Si tuviéramos que hablar del ethos de este chantaje, diríamos que se remonta al período en que las intelectuales del primer feminismo en occidente criticaron en la Vindicación de los derechos de las mujeres de Mary Wollstonecraft (1792) las ideas expresadas en el Contrato Social de J.J. Rousseau (1762), específicamente, la parte de la exclusión sexual en el reparto de la vida que ponía a los hombres en la esfera pública (y privada) como patriarcas y a las mujeres en la esfera privada como reproductoras. En ese período también se recurrió a la naturaleza para argumentar que, aunque parezca injusto este reparto, en realidad no lo es porque salvaguarda cada esfera y al hacerlo no carga al sexo doméstico con el peso de lo político. Recordemos que Rousseau (1762) afirma que las mujeres “dada su naturaleza, o no soportarían sus exigencias o introducirían su incapacidad en los asuntos graves tergiversando los fines generales”. En esta misma línea, cuando Sebastián Piñera afirma, refiriéndose a la adopción homoparental, que “él no va contra la naturaleza humana”, reproduce un ejercicio similar al del siglo XVIII que excluye a las mujeres del ámbito público.

El empresario piensa que la naturaleza faculta a la mujer a engendrar, a dar vida, razón por la cual las mujeres deben seguir este designio natural, así como también los hombres en una evidente complementariedad de los sexos. Recordemos que, siendo jefe de Estado en el 2013, en vez de apoyar y potenciar la discusión sobre aborto y derechos sexuales y reproductivos a partir del caso de una niña de 11 años violada por su padrastro y embarazada, Piñera “alabó la madurez de la niña violada y embarazada por querer tener a su bebe”.

Tal es la magnitud que adquiere el argumento de la naturaleza para los ultraconservadores que a estos dichos subyace una ideología que ilustra el UDI Issa Kort sobre este mismo caso: “En el momento en que una mujer vive su primera regla, su primera menstruación, es porque su organismo ya está preparado para ser madre, para engendrar. No son las condiciones ideales, pero si pensamos en la Edad Media o los principios del Renacimiento, las mujeres efectivamente eran madres a los 15, 14, 16 años”.

Si nos atuviéramos a las palabras de Kort, tendríamos que sostener que en el caso de las mujeres la biología es una condena. Según él las mujeres fértiles están preparadas a asumir un rol social (ser madre) ¡aun cuando han sido violadas!

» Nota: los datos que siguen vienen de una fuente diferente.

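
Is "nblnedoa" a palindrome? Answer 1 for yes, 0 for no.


Input: nblnedoa
Reversed: aodenlbn
  Compare pos 0 ('n') with pos 7 ('a'): MISMATCH
  Compare pos 1 ('b') with pos 6 ('o'): MISMATCH
  Compare pos 2 ('l') with pos 5 ('d'): MISMATCH
  Compare pos 3 ('n') with pos 4 ('e'): MISMATCH
Result: not a palindrome

0


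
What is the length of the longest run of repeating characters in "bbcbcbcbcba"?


Input: "bbcbcbcbcba"
Scanning for longest run:
  Position 1 ('b'): continues run of 'b', length=2
  Position 2 ('c'): new char, reset run to 1
  Position 3 ('b'): new char, reset run to 1
  Position 4 ('c'): new char, reset run to 1
  Position 5 ('b'): new char, reset run to 1
  Position 6 ('c'): new char, reset run to 1
  Position 7 ('b'): new char, reset run to 1
  Position 8 ('c'): new char, reset run to 1
  Position 9 ('b'): new char, reset run to 1
  Position 10 ('a'): new char, reset run to 1
Longest run: 'b' with length 2

2


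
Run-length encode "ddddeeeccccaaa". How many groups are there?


Input: ddddeeeccccaaa
Scanning for consecutive runs:
  Group 1: 'd' x 4 (positions 0-3)
  Group 2: 'e' x 3 (positions 4-6)
  Group 3: 'c' x 4 (positions 7-10)
  Group 4: 'a' x 3 (positions 11-13)
Total groups: 4

4


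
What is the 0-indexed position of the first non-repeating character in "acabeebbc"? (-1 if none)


Input: acabeebbc
Character frequencies:
  'a': 2
  'b': 3
  'c': 2
  'e': 2
Scanning left to right for freq == 1:
  Position 0 ('a'): freq=2, skip
  Position 1 ('c'): freq=2, skip
  Position 2 ('a'): freq=2, skip
  Position 3 ('b'): freq=3, skip
  Position 4 ('e'): freq=2, skip
  Position 5 ('e'): freq=2, skip
  Position 6 ('b'): freq=3, skip
  Position 7 ('b'): freq=3, skip
  Position 8 ('c'): freq=2, skip
  No unique character found => answer = -1

-1


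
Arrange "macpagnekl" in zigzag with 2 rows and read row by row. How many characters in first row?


Zigzag "macpagnekl" into 2 rows:
Placing characters:
  'm' => row 0
  'a' => row 1
  'c' => row 0
  'p' => row 1
  'a' => row 0
  'g' => row 1
  'n' => row 0
  'e' => row 1
  'k' => row 0
  'l' => row 1
Rows:
  Row 0: "mcank"
  Row 1: "apgel"
First row length: 5

5


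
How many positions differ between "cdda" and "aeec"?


Comparing "cdda" and "aeec" position by position:
  Position 0: 'c' vs 'a' => DIFFER
  Position 1: 'd' vs 'e' => DIFFER
  Position 2: 'd' vs 'e' => DIFFER
  Position 3: 'a' vs 'c' => DIFFER
Positions that differ: 4

4


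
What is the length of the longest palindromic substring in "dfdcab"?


Input: "dfdcab"
Checking substrings for palindromes:
  [0:3] "dfd" (len 3) => palindrome
Longest palindromic substring: "dfd" with length 3

3


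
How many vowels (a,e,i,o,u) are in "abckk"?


Input: abckk
Checking each character:
  'a' at position 0: vowel (running total: 1)
  'b' at position 1: consonant
  'c' at position 2: consonant
  'k' at position 3: consonant
  'k' at position 4: consonant
Total vowels: 1

1


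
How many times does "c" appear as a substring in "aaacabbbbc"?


Searching for "c" in "aaacabbbbc"
Scanning each position:
  Position 0: "a" => no
  Position 1: "a" => no
  Position 2: "a" => no
  Position 3: "c" => MATCH
  Position 4: "a" => no
  Position 5: "b" => no
  Position 6: "b" => no
  Position 7: "b" => no
  Position 8: "b" => no
  Position 9: "c" => MATCH
Total occurrences: 2

2


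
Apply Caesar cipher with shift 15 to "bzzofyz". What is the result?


Caesar cipher: shift "bzzofyz" by 15
  'b' (pos 1) + 15 = pos 16 = 'q'
  'z' (pos 25) + 15 = pos 14 = 'o'
  'z' (pos 25) + 15 = pos 14 = 'o'
  'o' (pos 14) + 15 = pos 3 = 'd'
  'f' (pos 5) + 15 = pos 20 = 'u'
  'y' (pos 24) + 15 = pos 13 = 'n'
  'z' (pos 25) + 15 = pos 14 = 'o'
Result: qooduno

qooduno


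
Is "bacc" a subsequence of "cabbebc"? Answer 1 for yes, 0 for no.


Check if "bacc" is a subsequence of "cabbebc"
Greedy scan:
  Position 0 ('c'): no match needed
  Position 1 ('a'): no match needed
  Position 2 ('b'): matches sub[0] = 'b'
  Position 3 ('b'): no match needed
  Position 4 ('e'): no match needed
  Position 5 ('b'): no match needed
  Position 6 ('c'): no match needed
Only matched 1/4 characters => not a subsequence

0


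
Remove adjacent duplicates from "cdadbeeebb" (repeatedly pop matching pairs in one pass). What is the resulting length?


Input: cdadbeeebb
Stack-based adjacent duplicate removal:
  Read 'c': push. Stack: c
  Read 'd': push. Stack: cd
  Read 'a': push. Stack: cda
  Read 'd': push. Stack: cdad
  Read 'b': push. Stack: cdadb
  Read 'e': push. Stack: cdadbe
  Read 'e': matches stack top 'e' => pop. Stack: cdadb
  Read 'e': push. Stack: cdadbe
  Read 'b': push. Stack: cdadbeb
  Read 'b': matches stack top 'b' => pop. Stack: cdadbe
Final stack: "cdadbe" (length 6)

6


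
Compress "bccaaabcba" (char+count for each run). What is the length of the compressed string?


Input: bccaaabcba
Runs:
  'b' x 1 => "b1"
  'c' x 2 => "c2"
  'a' x 3 => "a3"
  'b' x 1 => "b1"
  'c' x 1 => "c1"
  'b' x 1 => "b1"
  'a' x 1 => "a1"
Compressed: "b1c2a3b1c1b1a1"
Compressed length: 14

14


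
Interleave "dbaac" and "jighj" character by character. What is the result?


Interleaving "dbaac" and "jighj":
  Position 0: 'd' from first, 'j' from second => "dj"
  Position 1: 'b' from first, 'i' from second => "bi"
  Position 2: 'a' from first, 'g' from second => "ag"
  Position 3: 'a' from first, 'h' from second => "ah"
  Position 4: 'c' from first, 'j' from second => "cj"
Result: djbiagahcj

djbiagahcj


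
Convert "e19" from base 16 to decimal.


Input: "e19" in base 16
Positional expansion:
  Digit 'e' (value 14) x 16^2 = 3584
  Digit '1' (value 1) x 16^1 = 16
  Digit '9' (value 9) x 16^0 = 9
Sum = 3609

3609


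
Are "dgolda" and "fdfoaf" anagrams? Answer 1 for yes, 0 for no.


Strings: "dgolda", "fdfoaf"
Sorted first:  addglo
Sorted second: adfffo
Differ at position 2: 'd' vs 'f' => not anagrams

0


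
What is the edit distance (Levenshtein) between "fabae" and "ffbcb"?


Computing edit distance: "fabae" -> "ffbcb"
DP table:
           f    f    b    c    b
      0    1    2    3    4    5
  f   1    0    1    2    3    4
  a   2    1    1    2    3    4
  b   3    2    2    1    2    3
  a   4    3    3    2    2    3
  e   5    4    4    3    3    3
Edit distance = dp[5][5] = 3

3


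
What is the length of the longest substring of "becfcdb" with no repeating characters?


Input: "becfcdb"
Sliding window (track last position of each char):
  Position 0 ('b'): window [0,0] length 1 -- new best
  Position 1 ('e'): window [0,1] length 2 -- new best
  Position 2 ('c'): window [0,2] length 3 -- new best
  Position 3 ('f'): window [0,3] length 4 -- new best
  Position 4 ('c'): repeat (last at 2), move window start to 3
  Position 4 ('c'): window [3,4] length 2
  Position 5 ('d'): window [3,5] length 3
  Position 6 ('b'): window [3,6] length 4
Longest substring with no repeats: "becf" with length 4

4


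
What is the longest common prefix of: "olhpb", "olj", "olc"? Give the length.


Words: olhpb, olj, olc
  Position 0: all 'o' => match
  Position 1: all 'l' => match
  Position 2: ('h', 'j', 'c') => mismatch, stop
LCP = "ol" (length 2)

2


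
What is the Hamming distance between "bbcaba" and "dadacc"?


Comparing "bbcaba" and "dadacc" position by position:
  Position 0: 'b' vs 'd' => differ
  Position 1: 'b' vs 'a' => differ
  Position 2: 'c' vs 'd' => differ
  Position 3: 'a' vs 'a' => same
  Position 4: 'b' vs 'c' => differ
  Position 5: 'a' vs 'c' => differ
Total differences (Hamming distance): 5

5


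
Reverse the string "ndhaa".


Input: ndhaa
Reading characters right to left:
  Position 4: 'a'
  Position 3: 'a'
  Position 2: 'h'
  Position 1: 'd'
  Position 0: 'n'
Reversed: aahdn

aahdn


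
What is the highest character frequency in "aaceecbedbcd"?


Input: aaceecbedbcd
Character counts:
  'a': 2
  'b': 2
  'c': 3
  'd': 2
  'e': 3
Maximum frequency: 3

3


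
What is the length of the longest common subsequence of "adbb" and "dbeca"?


LCS of "adbb" and "dbeca"
DP table:
           d    b    e    c    a
      0    0    0    0    0    0
  a   0    0    0    0    0    1
  d   0    1    1    1    1    1
  b   0    1    2    2    2    2
  b   0    1    2    2    2    2
LCS length = dp[4][5] = 2

2


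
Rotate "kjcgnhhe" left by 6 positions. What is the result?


Input: "kjcgnhhe", rotate left by 6
First 6 characters: "kjcgnh"
Remaining characters: "he"
Concatenate remaining + first: "he" + "kjcgnh" = "hekjcgnh"

hekjcgnh


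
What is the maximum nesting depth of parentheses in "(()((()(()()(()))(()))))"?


Input: "(()((()(()()(()))(()))))"
Tracking depth:
  Position 0 '(': depth becomes 1
  Position 1 '(': depth becomes 2
  Position 2 ')': depth becomes 1
  Position 3 '(': depth becomes 2
  Position 4 '(': depth becomes 3
  Position 5 '(': depth becomes 4
  Position 6 ')': depth becomes 3
  Position 7 '(': depth becomes 4
  Position 8 '(': depth becomes 5
  Position 9 ')': depth becomes 4
  Position 10 '(': depth becomes 5
  Position 11 ')': depth becomes 4
  Position 12 '(': depth becomes 5
  Position 13 '(': depth becomes 6
  Position 14 ')': depth becomes 5
  Position 15 ')': depth becomes 4
  Position 16 ')': depth becomes 3
  Position 17 '(': depth becomes 4
  Position 18 '(': depth becomes 5
  Position 19 ')': depth becomes 4
  Position 20 ')': depth becomes 3
  Position 21 ')': depth becomes 2
  Position 22 ')': depth becomes 1
  Position 23 ')': depth becomes 0
Maximum depth reached: 6

6


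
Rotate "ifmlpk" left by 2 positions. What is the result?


Input: "ifmlpk", rotate left by 2
First 2 characters: "if"
Remaining characters: "mlpk"
Concatenate remaining + first: "mlpk" + "if" = "mlpkif"

mlpkif


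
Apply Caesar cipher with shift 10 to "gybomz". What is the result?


Caesar cipher: shift "gybomz" by 10
  'g' (pos 6) + 10 = pos 16 = 'q'
  'y' (pos 24) + 10 = pos 8 = 'i'
  'b' (pos 1) + 10 = pos 11 = 'l'
  'o' (pos 14) + 10 = pos 24 = 'y'
  'm' (pos 12) + 10 = pos 22 = 'w'
  'z' (pos 25) + 10 = pos 9 = 'j'
Result: qilywj

qilywj


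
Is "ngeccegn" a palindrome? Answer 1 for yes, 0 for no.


Input: ngeccegn
Reversed: ngeccegn
  Compare pos 0 ('n') with pos 7 ('n'): match
  Compare pos 1 ('g') with pos 6 ('g'): match
  Compare pos 2 ('e') with pos 5 ('e'): match
  Compare pos 3 ('c') with pos 4 ('c'): match
Result: palindrome

1


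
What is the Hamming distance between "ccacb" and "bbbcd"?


Comparing "ccacb" and "bbbcd" position by position:
  Position 0: 'c' vs 'b' => differ
  Position 1: 'c' vs 'b' => differ
  Position 2: 'a' vs 'b' => differ
  Position 3: 'c' vs 'c' => same
  Position 4: 'b' vs 'd' => differ
Total differences (Hamming distance): 4

4


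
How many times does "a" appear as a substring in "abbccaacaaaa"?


Searching for "a" in "abbccaacaaaa"
Scanning each position:
  Position 0: "a" => MATCH
  Position 1: "b" => no
  Position 2: "b" => no
  Position 3: "c" => no
  Position 4: "c" => no
  Position 5: "a" => MATCH
  Position 6: "a" => MATCH
  Position 7: "c" => no
  Position 8: "a" => MATCH
  Position 9: "a" => MATCH
  Position 10: "a" => MATCH
  Position 11: "a" => MATCH
Total occurrences: 7

7


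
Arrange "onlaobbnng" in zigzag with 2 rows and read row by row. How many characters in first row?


Zigzag "onlaobbnng" into 2 rows:
Placing characters:
  'o' => row 0
  'n' => row 1
  'l' => row 0
  'a' => row 1
  'o' => row 0
  'b' => row 1
  'b' => row 0
  'n' => row 1
  'n' => row 0
  'g' => row 1
Rows:
  Row 0: "olobn"
  Row 1: "nabng"
First row length: 5

5


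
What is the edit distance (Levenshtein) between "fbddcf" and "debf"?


Computing edit distance: "fbddcf" -> "debf"
DP table:
           d    e    b    f
      0    1    2    3    4
  f   1    1    2    3    3
  b   2    2    2    2    3
  d   3    2    3    3    3
  d   4    3    3    4    4
  c   5    4    4    4    5
  f   6    5    5    5    4
Edit distance = dp[6][4] = 4

4


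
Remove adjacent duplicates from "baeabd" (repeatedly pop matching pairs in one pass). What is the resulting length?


Input: baeabd
Stack-based adjacent duplicate removal:
  Read 'b': push. Stack: b
  Read 'a': push. Stack: ba
  Read 'e': push. Stack: bae
  Read 'a': push. Stack: baea
  Read 'b': push. Stack: baeab
  Read 'd': push. Stack: baeabd
Final stack: "baeabd" (length 6)

6


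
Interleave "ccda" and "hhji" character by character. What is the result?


Interleaving "ccda" and "hhji":
  Position 0: 'c' from first, 'h' from second => "ch"
  Position 1: 'c' from first, 'h' from second => "ch"
  Position 2: 'd' from first, 'j' from second => "dj"
  Position 3: 'a' from first, 'i' from second => "ai"
Result: chchdjai

chchdjai


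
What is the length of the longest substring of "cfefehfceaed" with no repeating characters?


Input: "cfefehfceaed"
Sliding window (track last position of each char):
  Position 0 ('c'): window [0,0] length 1 -- new best
  Position 1 ('f'): window [0,1] length 2 -- new best
  Position 2 ('e'): window [0,2] length 3 -- new best
  Position 3 ('f'): repeat (last at 1), move window start to 2
  Position 3 ('f'): window [2,3] length 2
  Position 4 ('e'): repeat (last at 2), move window start to 3
  Position 4 ('e'): window [3,4] length 2
  Position 5 ('h'): window [3,5] length 3
  Position 6 ('f'): repeat (last at 3), move window start to 4
  Position 6 ('f'): window [4,6] length 3
  Position 7 ('c'): window [4,7] length 4 -- new best
  Position 8 ('e'): repeat (last at 4), move window start to 5
  Position 8 ('e'): window [5,8] length 4
  Position 9 ('a'): window [5,9] length 5 -- new best
  Position 10 ('e'): repeat (last at 8), move window start to 9
  Position 10 ('e'): window [9,10] length 2
  Position 11 ('d'): window [9,11] length 3
Longest substring with no repeats: "hfcea" with length 5

5


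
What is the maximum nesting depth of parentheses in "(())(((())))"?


Input: "(())(((())))"
Tracking depth:
  Position 0 '(': depth becomes 1
  Position 1 '(': depth becomes 2
  Position 2 ')': depth becomes 1
  Position 3 ')': depth becomes 0
  Position 4 '(': depth becomes 1
  Position 5 '(': depth becomes 2
  Position 6 '(': depth becomes 3
  Position 7 '(': depth becomes 4
  Position 8 ')': depth becomes 3
  Position 9 ')': depth becomes 2
  Position 10 ')': depth becomes 1
  Position 11 ')': depth becomes 0
Maximum depth reached: 4

4


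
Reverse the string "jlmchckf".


Input: jlmchckf
Reading characters right to left:
  Position 7: 'f'
  Position 6: 'k'
  Position 5: 'c'
  Position 4: 'h'
  Position 3: 'c'
  Position 2: 'm'
  Position 1: 'l'
  Position 0: 'j'
Reversed: fkchcmlj

fkchcmlj


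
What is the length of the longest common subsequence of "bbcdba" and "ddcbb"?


LCS of "bbcdba" and "ddcbb"
DP table:
           d    d    c    b    b
      0    0    0    0    0    0
  b   0    0    0    0    1    1
  b   0    0    0    0    1    2
  c   0    0    0    1    1    2
  d   0    1    1    1    1    2
  b   0    1    1    1    2    2
  a   0    1    1    1    2    2
LCS length = dp[6][5] = 2

2


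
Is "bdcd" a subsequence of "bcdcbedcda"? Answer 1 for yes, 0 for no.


Check if "bdcd" is a subsequence of "bcdcbedcda"
Greedy scan:
  Position 0 ('b'): matches sub[0] = 'b'
  Position 1 ('c'): no match needed
  Position 2 ('d'): matches sub[1] = 'd'
  Position 3 ('c'): matches sub[2] = 'c'
  Position 4 ('b'): no match needed
  Position 5 ('e'): no match needed
  Position 6 ('d'): matches sub[3] = 'd'
  Position 7 ('c'): no match needed
  Position 8 ('d'): no match needed
  Position 9 ('a'): no match needed
All 4 characters matched => is a subsequence

1


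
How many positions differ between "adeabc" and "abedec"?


Comparing "adeabc" and "abedec" position by position:
  Position 0: 'a' vs 'a' => same
  Position 1: 'd' vs 'b' => DIFFER
  Position 2: 'e' vs 'e' => same
  Position 3: 'a' vs 'd' => DIFFER
  Position 4: 'b' vs 'e' => DIFFER
  Position 5: 'c' vs 'c' => same
Positions that differ: 3

3


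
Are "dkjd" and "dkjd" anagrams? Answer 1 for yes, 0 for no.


Strings: "dkjd", "dkjd"
Sorted first:  ddjk
Sorted second: ddjk
Sorted forms match => anagrams

1


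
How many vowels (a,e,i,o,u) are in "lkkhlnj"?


Input: lkkhlnj
Checking each character:
  'l' at position 0: consonant
  'k' at position 1: consonant
  'k' at position 2: consonant
  'h' at position 3: consonant
  'l' at position 4: consonant
  'n' at position 5: consonant
  'j' at position 6: consonant
Total vowels: 0

0


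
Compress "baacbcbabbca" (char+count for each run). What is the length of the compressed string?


Input: baacbcbabbca
Runs:
  'b' x 1 => "b1"
  'a' x 2 => "a2"
  'c' x 1 => "c1"
  'b' x 1 => "b1"
  'c' x 1 => "c1"
  'b' x 1 => "b1"
  'a' x 1 => "a1"
  'b' x 2 => "b2"
  'c' x 1 => "c1"
  'a' x 1 => "a1"
Compressed: "b1a2c1b1c1b1a1b2c1a1"
Compressed length: 20

20


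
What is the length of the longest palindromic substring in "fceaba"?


Input: "fceaba"
Checking substrings for palindromes:
  [3:6] "aba" (len 3) => palindrome
Longest palindromic substring: "aba" with length 3

3


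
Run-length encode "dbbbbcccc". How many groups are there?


Input: dbbbbcccc
Scanning for consecutive runs:
  Group 1: 'd' x 1 (positions 0-0)
  Group 2: 'b' x 4 (positions 1-4)
  Group 3: 'c' x 4 (positions 5-8)
Total groups: 3

3


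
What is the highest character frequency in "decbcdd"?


Input: decbcdd
Character counts:
  'b': 1
  'c': 2
  'd': 3
  'e': 1
Maximum frequency: 3

3


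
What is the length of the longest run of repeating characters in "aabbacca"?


Input: "aabbacca"
Scanning for longest run:
  Position 1 ('a'): continues run of 'a', length=2
  Position 2 ('b'): new char, reset run to 1
  Position 3 ('b'): continues run of 'b', length=2
  Position 4 ('a'): new char, reset run to 1
  Position 5 ('c'): new char, reset run to 1
  Position 6 ('c'): continues run of 'c', length=2
  Position 7 ('a'): new char, reset run to 1
Longest run: 'a' with length 2

2


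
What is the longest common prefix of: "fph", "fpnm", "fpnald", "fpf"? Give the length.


Words: fph, fpnm, fpnald, fpf
  Position 0: all 'f' => match
  Position 1: all 'p' => match
  Position 2: ('h', 'n', 'n', 'f') => mismatch, stop
LCP = "fp" (length 2)

2


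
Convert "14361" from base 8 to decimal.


Input: "14361" in base 8
Positional expansion:
  Digit '1' (value 1) x 8^4 = 4096
  Digit '4' (value 4) x 8^3 = 2048
  Digit '3' (value 3) x 8^2 = 192
  Digit '6' (value 6) x 8^1 = 48
  Digit '1' (value 1) x 8^0 = 1
Sum = 6385

6385


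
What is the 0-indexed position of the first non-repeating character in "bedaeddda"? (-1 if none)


Input: bedaeddda
Character frequencies:
  'a': 2
  'b': 1
  'd': 4
  'e': 2
Scanning left to right for freq == 1:
  Position 0 ('b'): unique! => answer = 0

0


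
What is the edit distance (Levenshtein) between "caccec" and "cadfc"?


Computing edit distance: "caccec" -> "cadfc"
DP table:
           c    a    d    f    c
      0    1    2    3    4    5
  c   1    0    1    2    3    4
  a   2    1    0    1    2    3
  c   3    2    1    1    2    2
  c   4    3    2    2    2    2
  e   5    4    3    3    3    3
  c   6    5    4    4    4    3
Edit distance = dp[6][5] = 3

3


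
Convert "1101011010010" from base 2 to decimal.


Input: "1101011010010" in base 2
Positional expansion:
  Digit '1' (value 1) x 2^12 = 4096
  Digit '1' (value 1) x 2^11 = 2048
  Digit '0' (value 0) x 2^10 = 0
  Digit '1' (value 1) x 2^9 = 512
  Digit '0' (value 0) x 2^8 = 0
  Digit '1' (value 1) x 2^7 = 128
  Digit '1' (value 1) x 2^6 = 64
  Digit '0' (value 0) x 2^5 = 0
  Digit '1' (value 1) x 2^4 = 16
  Digit '0' (value 0) x 2^3 = 0
  Digit '0' (value 0) x 2^2 = 0
  Digit '1' (value 1) x 2^1 = 2
  Digit '0' (value 0) x 2^0 = 0
Sum = 6866

6866


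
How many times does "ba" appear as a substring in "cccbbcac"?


Searching for "ba" in "cccbbcac"
Scanning each position:
  Position 0: "cc" => no
  Position 1: "cc" => no
  Position 2: "cb" => no
  Position 3: "bb" => no
  Position 4: "bc" => no
  Position 5: "ca" => no
  Position 6: "ac" => no
Total occurrences: 0

0


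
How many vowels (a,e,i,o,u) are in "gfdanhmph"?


Input: gfdanhmph
Checking each character:
  'g' at position 0: consonant
  'f' at position 1: consonant
  'd' at position 2: consonant
  'a' at position 3: vowel (running total: 1)
  'n' at position 4: consonant
  'h' at position 5: consonant
  'm' at position 6: consonant
  'p' at position 7: consonant
  'h' at position 8: consonant
Total vowels: 1

1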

Sin embargo, sabemos que en una sociedad formalmente democrática esta posición es autoritaria y va contra los derechos de las niñas y los derechos sexuales y reproductivos de las mujeres. Si la ley en Chile obliga a llevar a término un embarazo, aunque éste sea producto de una violación, la diferencia sexual por naturaleza que sufrimos las mujeres en relación a los hombres en realidad no es natural, es legislativa. Por eso el feminismo desde el siglo XVIII se opone a la idea de que los sexos son complementarios y diferentes por naturaleza y lucha, en cambio, por la igualdad sexual.

Por todo lo anterior, me parece importante pensar otra definición de procreación para dar cuenta de aquello por lo que se lucha cuando se está a favor de la despenalización del aborto. Irigaray (1980) comprende la procreación como parte de un ámbito mayor: la creación, que abarca tanto la producción material y simbólica de las mujeres como el conjunto de asuntos y hechos dentro de los cuales podría estar eventualmente el de la procreación, el de la maternidad.

Ahora bien, para las mujeres, en igualdad de condiciones que los hombres en la decisión de cualquier asunto específico que vaya a modificar su propia vida, la decisión de no ser madre sería el ejercicio del derecho de una ciudadana que ha resuelto protegerse en caso de peligro, postergar o eximirse del rol de reproductora y cuidadora de un hijo o hija. En ese sentido, estar a favor del aborto significa, entre otras cosas, defender la igualdad y la libertad de las mujeres para decidir el rol que quieren asumir en la sociedad.